Subject Matter: Moderate – Truth, Moviemaking
Narrative Style: Slightly Complex
Audience Type: Slightly Mainstream
Viewed: Criterion Blu-ray
First Published: 29 Jul 2015
Brian De Palma is in top form with Blow Out, one of the films in his ‘Hitchcock’ phase that continues to age well, yet retaining the sleazy and gritty 1980s feel of macabre crime-thrillers.
Expertly shot with the Steadicam, award-winning cinematographer Vilmos Zsigmond (Deliverance, 1972; Close Encounters of the Third Kind, 1977) and De Palma bring to the table a visual palette that gives us striking images of horror, suspense and intrigue as we (together with John Travolta who plays Jack Terry) attempt to unravel the mystery of a suspected political assassination.
Jack is a sound recordist for exploitative B-movies, but when he is out one night to record sounds of nature, his recorder also captured the sounds of a car tyre blowing out and the car crashing into the river. The dead man is a candidate for presidency, but Sally, the woman whom Jack saved from drowning has no relations with the deceased.

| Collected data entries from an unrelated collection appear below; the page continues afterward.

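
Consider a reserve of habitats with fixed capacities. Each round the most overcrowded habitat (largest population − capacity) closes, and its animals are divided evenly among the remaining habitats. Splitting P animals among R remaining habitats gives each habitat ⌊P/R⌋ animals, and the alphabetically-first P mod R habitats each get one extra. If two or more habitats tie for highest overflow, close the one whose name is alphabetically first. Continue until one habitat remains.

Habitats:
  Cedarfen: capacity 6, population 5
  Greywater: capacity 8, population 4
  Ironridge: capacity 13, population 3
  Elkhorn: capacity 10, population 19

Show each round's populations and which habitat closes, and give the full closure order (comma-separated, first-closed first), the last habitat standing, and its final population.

Round 1: Cedarfen=5 Elkhorn=19 Greywater=4 Ironridge=3 → close Elkhorn (overflow 9)
  19÷3 = 6 each, +1 to first 1
Round 2: Cedarfen=12 Greywater=10 Ironridge=9 → close Cedarfen (overflow 6)
  12÷2 = 6 each, +1 to first 0
Round 3: Greywater=16 Ironridge=15 → close Greywater (overflow 8)
  16÷1 = 16 each, +1 to first 0

Closure order: Elkhorn, Cedarfen, Greywater
Last habitat: Ironridge with 31 animals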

Together, though with some reluctance on Sally’s part, they seek to get to the bottom of the conspiracy. Jack believes he has the evidence to prove that it was no mere accident, but someone is out to silence him.
“It’s a good scream.”
Nancy Allen, who plays Sally, enjoys an easy-going chemistry with Travolta, both giving decent performances. But what makes Blow Out such an entertaining film is De Palma’s tight screenplay and a sense of rhythmic pacing.
In one of the film’s most memorable sequences, Jack tries to piece together shot-by-shot photo cutouts of the accident (apparently taken by an eyewitness videographer) with the sound recording, so that when it runs through the projector, the piece looks like a short scene from a film.

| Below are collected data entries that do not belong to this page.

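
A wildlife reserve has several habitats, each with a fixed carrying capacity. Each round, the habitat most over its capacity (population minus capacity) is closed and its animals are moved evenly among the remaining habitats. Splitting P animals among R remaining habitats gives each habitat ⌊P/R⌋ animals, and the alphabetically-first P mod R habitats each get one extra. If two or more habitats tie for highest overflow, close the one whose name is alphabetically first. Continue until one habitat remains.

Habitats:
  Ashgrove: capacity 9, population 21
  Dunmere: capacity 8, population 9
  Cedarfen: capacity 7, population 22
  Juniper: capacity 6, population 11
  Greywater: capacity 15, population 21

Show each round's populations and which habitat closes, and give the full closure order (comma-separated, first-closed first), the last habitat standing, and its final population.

Closure order: Cedarfen, Ashgrove, Greywater, Juniper
Last habitat: Dunmere with 84 animals

Round 1: Ashgrove=21 Cedarfen=22 Dunmere=9 Greywater=21 Juniper=11 → close Cedarfen (overflow 15)
  22÷4 = 5 each, +1 to first 2
Round 2: Ashgrove=27 Dunmere=15 Greywater=26 Juniper=16 → close Ashgrove (overflow 18)
  27÷3 = 9 each, +1 to first 0
Round 3: Dunmere=24 Greywater=35 Juniper=25 → close Greywater (overflow 20)
  35÷2 = 17 each, +1 to first 1
Round 4: Dunmere=42 Juniper=42 → close Juniper (overflow 36)
  42÷1 = 42 each, +1 to first 0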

De Palma’s situating of the technique and art of moviemaking as a running thread throughout the film is clever and satisfying. Its opening sequence, a no-frills homage to Psycho (1960) and Halloween (1978), and maybe even his own Carrie (1976), is sensational if misdirecting. But the film’s final scene takes the cake – it is morbidly cheeky, even devilish.
Like Coppola’s The Conversation (1974), Blow Out works at a similar level in its commentary on surveillance, conspiracies and irrational fears. In some way, I see Blow Out as one of De Palma’s more political films, even if he hides it very well in thick sheep’s clothing.